While doable, this seems unnecessary given that the authors have put a lot of
thought into this.  Even if the document were to recommend a course of action
that wasn’t ultimately followed, walking through the reasoning behind those
recommendations would likely be helpful.   Given that the document is
informational, this advice could be described as a recommendation for future
work, and not as advice to implementors.

It might also be useful, and would likely render any worries about this
document being treated as normative, if the authors were to talk about what to
do to clean up existing implementations if the decision is taken to retain the
atomic fragment functionality.

That said, the document is mature, and useful as written.   I do not see any
reason to hold up publication if the working group is unwilling or unable to
make the changes I’ve suggested.

Some minor detailed suggestions follow:

OLD:

  Once the attack

  packet has been sent, it will be the aforementioned routers

  themselves the ones dropping their own traffic.

NEW:

  Once the attack

  packet has been sent, the aforementioned routers

  will themselves be the ones dropping their own traffic.

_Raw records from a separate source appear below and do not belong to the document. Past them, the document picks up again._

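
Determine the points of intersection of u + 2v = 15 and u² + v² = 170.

(−7, 11) and (13, 1)

Express v = (15 − u)/2 and substitute into the circle:
5u² − 30u − 455 = 0  ⟹  u² − 6u − 91 = 0
u = 13 or u = −7, giving (13, 1) and (−7, 11).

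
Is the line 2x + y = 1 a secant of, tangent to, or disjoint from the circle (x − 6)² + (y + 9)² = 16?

Substituting the line into the circle gives 5x² − 52x + 120 = 0.
Discriminant = (−52)² − 4·5·(120) = 304 > 0.
Two real roots: the line is a secant.

secant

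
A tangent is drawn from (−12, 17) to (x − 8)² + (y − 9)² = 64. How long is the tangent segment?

Centre (8, 9), r² = 64. |PO|² = (−20)² + (8)² = 464.
The tangent meets the radius at right angles, so tangent² = |PO|² − r² = 464 − 64 = 400.

20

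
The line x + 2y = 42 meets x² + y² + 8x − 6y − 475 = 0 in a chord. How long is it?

From the line, y = (42 − x)/2. Substituting:
5x² − 40x − 640 = 0  ⟹  x² − 8x − 128 = 0
x = 16 or x = −8, giving (16, 13) and (−8, 25).
Chord length = distance between (16, 13) and (−8, 25) = √720 = 12√5.

12√5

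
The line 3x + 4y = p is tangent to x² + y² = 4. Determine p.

p = −10 or p = 10

Tangency holds when the distance from the centre (0, 0) to the line equals the radius 2:
|3·0 + 4·0 − p| / √25 = 2
|p| = 2·5, so p = 10 or p = −10.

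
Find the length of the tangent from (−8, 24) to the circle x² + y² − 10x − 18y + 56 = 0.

2√86

The centre is (5, 9) and r = 5√2. The square of the distance from P to the centre is 169 + 225 = 394.
By the tangent–radius right angle, tangent length = √(|PO|² − r²) = √344 = 2√86.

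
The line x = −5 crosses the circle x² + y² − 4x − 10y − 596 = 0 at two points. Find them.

(−5, −19) and (−5, 29)

The line gives x = −5. Substituting into the circle:
y² − 10y − 551 = 0
y = 29 or y = −19, giving (−5, 29) and (−5, −19).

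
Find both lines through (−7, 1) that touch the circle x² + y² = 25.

3x − 4y = −25 and 4x + 3y = −25

Let a tangent through (−7, 1) have slope m. Its distance from (0, 0) must equal 5:
(7m − (−1))² = 25(m² + 1)
12m² + 7m − 12 = 0, so m = 3/4 or m = −4/3.
With m = 3/4: 3x − 4y = −25. With m = −4/3: 4x + 3y = −25.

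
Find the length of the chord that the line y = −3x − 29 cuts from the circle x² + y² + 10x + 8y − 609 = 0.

Centre (−5, −4), r² = 650. Perpendicular distance d from centre to line = |10| / √10 = 10/√10.
Chord = 2√(r² − d²) = 2·√(640) = 16√10.

16√10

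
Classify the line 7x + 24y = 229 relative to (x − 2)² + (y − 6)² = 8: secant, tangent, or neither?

Centre (2, 6), r² = 8. Distance² from centre to line = (−71)²/625 = 5041/625.
Since d² > r², the line lies outside the circle.

neither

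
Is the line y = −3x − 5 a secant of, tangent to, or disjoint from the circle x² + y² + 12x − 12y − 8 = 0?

Substituting the line into the circle gives 10x² + 78x + 77 = 0.
Δ = 6084 − 3080 = 3004.
Two real roots: the line is a secant.

secant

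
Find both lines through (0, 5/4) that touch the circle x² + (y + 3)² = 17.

x − 4y = −5 and x + 4y = 5

Write the tangent as mx − y + (5/4 − m·(0)) = 0 and set its distance from the centre to √17:
(0m − (−17/4))² = 17(m² + 1)
16m² − 1 = 0, so m = 1/4 or m = −1/4.
Through (0, 5/4) these give x − 4y = −5 and x + 4y = 5.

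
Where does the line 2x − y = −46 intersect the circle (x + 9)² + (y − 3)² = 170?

(−22, 2) and (−16, 14)

Substitute y = 2x + 46:
5x² + 190x + 1760 = 0  ⟹  x² + 38x + 352 = 0
x = −16 or x = −22, giving (−16, 14) and (−22, 2).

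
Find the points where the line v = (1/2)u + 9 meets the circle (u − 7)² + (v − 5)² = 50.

(2, 10) and (6, 12)

Substitute v = (18 + u)/2:
5u² − 40u + 60 = 0  ⟹  u² − 8u + 12 = 0
u = 6 or u = 2, giving (6, 12) and (2, 10).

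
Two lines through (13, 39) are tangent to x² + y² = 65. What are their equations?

8x − y = 65 and 7x − 4y = −65

Let a tangent through (13, 39) have slope m. Its distance from (0, 0) must equal √65:
[m·(−13) − (−39)]² = 65(m² + 1)
4m² − 39m + 56 = 0, so m = 8 or m = 7/4.
With m = 8: 8x − y = 65. With m = 7/4: 7x − 4y = −65.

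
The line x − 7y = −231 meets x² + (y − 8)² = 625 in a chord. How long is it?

The distance from (0, 8) to the line is 175/√50, and r² = 625.
Chord = 2√(r² − d²) = 2·√(25/2) = 5√2.

5√2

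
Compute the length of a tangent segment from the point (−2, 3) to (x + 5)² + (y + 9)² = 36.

3√13

The centre is (−5, −9) and r = 6. The square of the distance from P to the centre is 9 + 144 = 153.
Power of the point: PT² = |PO|² − r² = 117, so PT = 3√13.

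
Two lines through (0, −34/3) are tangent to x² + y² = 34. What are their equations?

5x + 3y = −34 and 5x − 3y = 34

A line y − (−34/3) = m(x − (0)) is tangent when its distance from (0, 0) is √34:
[m·(0) − (34/3)]² = 34(m² + 1)
9m² − 25 = 0, so m = −5/3 or m = 5/3.
With m = −5/3: 5x + 3y = −34. With m = 5/3: 5x − 3y = 34.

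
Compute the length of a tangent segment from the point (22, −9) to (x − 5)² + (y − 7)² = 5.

Centre (5, 7), r² = 5. |PO|² = (17)² + (−16)² = 545.
The tangent meets the radius at right angles, so tangent² = |PO|² − r² = 545 − 5 = 540.

6√15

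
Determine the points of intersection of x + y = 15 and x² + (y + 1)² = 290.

(−1, 16) and (17, −2)

Substitute y = −x + 15:
2x² − 32x − 34 = 0  ⟹  x² − 16x − 17 = 0
x = 17 or x = −1, giving (17, −2) and (−1, 16).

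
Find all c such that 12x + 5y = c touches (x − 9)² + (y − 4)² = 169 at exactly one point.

For a tangent, require d(centre, line) = r = 13.
|12·9 + 5·4 − c| / √169 = 13
|c − (128)| = 13·13, so c = 297 or c = −41.

c = −41 or c = 297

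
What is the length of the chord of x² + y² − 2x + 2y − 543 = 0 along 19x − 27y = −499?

√1090

Centre (1, −1), r² = 545. Perpendicular distance d from centre to line = |545| / √1090 = 545/√1090.
Half the chord is √(r² − d²) = √(545/2), so the full chord is √1090.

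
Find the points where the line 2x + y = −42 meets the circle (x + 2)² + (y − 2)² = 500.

Substitute y = −2x − 42:
5x² + 180x + 1440 = 0  ⟹  x² + 36x + 288 = 0
x = −12 or x = −24, giving (−12, −18) and (−24, 6).

(−24, 6) and (−12, −18)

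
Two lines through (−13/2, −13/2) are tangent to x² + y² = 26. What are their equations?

x − 5y = 26 and 5x − y = −26

Write the tangent as mx − y + (−13/2 − m·(−13/2)) = 0 and set its distance from the centre to √26:
(13/2m − (13/2))² = 26(m² + 1)
5m² − 26m + 5 = 0, so m = 1/5 or m = 5.
With m = 1/5: x − 5y = 26. With m = 5: 5x − y = −26.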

  o  As noted in Section 3, SIIT [RFC6145] (including derivative

Expand SIIT acronym?

  2.  The IPv4 node is located behind an IPv4 link with an MTU smaller

      than 1260 bytes

It would be helpful to talk about when this might happen.   It’s not clear to
me that this is a plausible real-world scenario in these modern times, but if
it is it would be good to identify the situations in which the proposed change
will create operational problems.  I don't think that any use case you might
list here would lead the reader to conclude that therefore we need to keep
atomic fragments, but such use cases should be discussed, or the lack of any
known such use cases should be discussed, for completeness.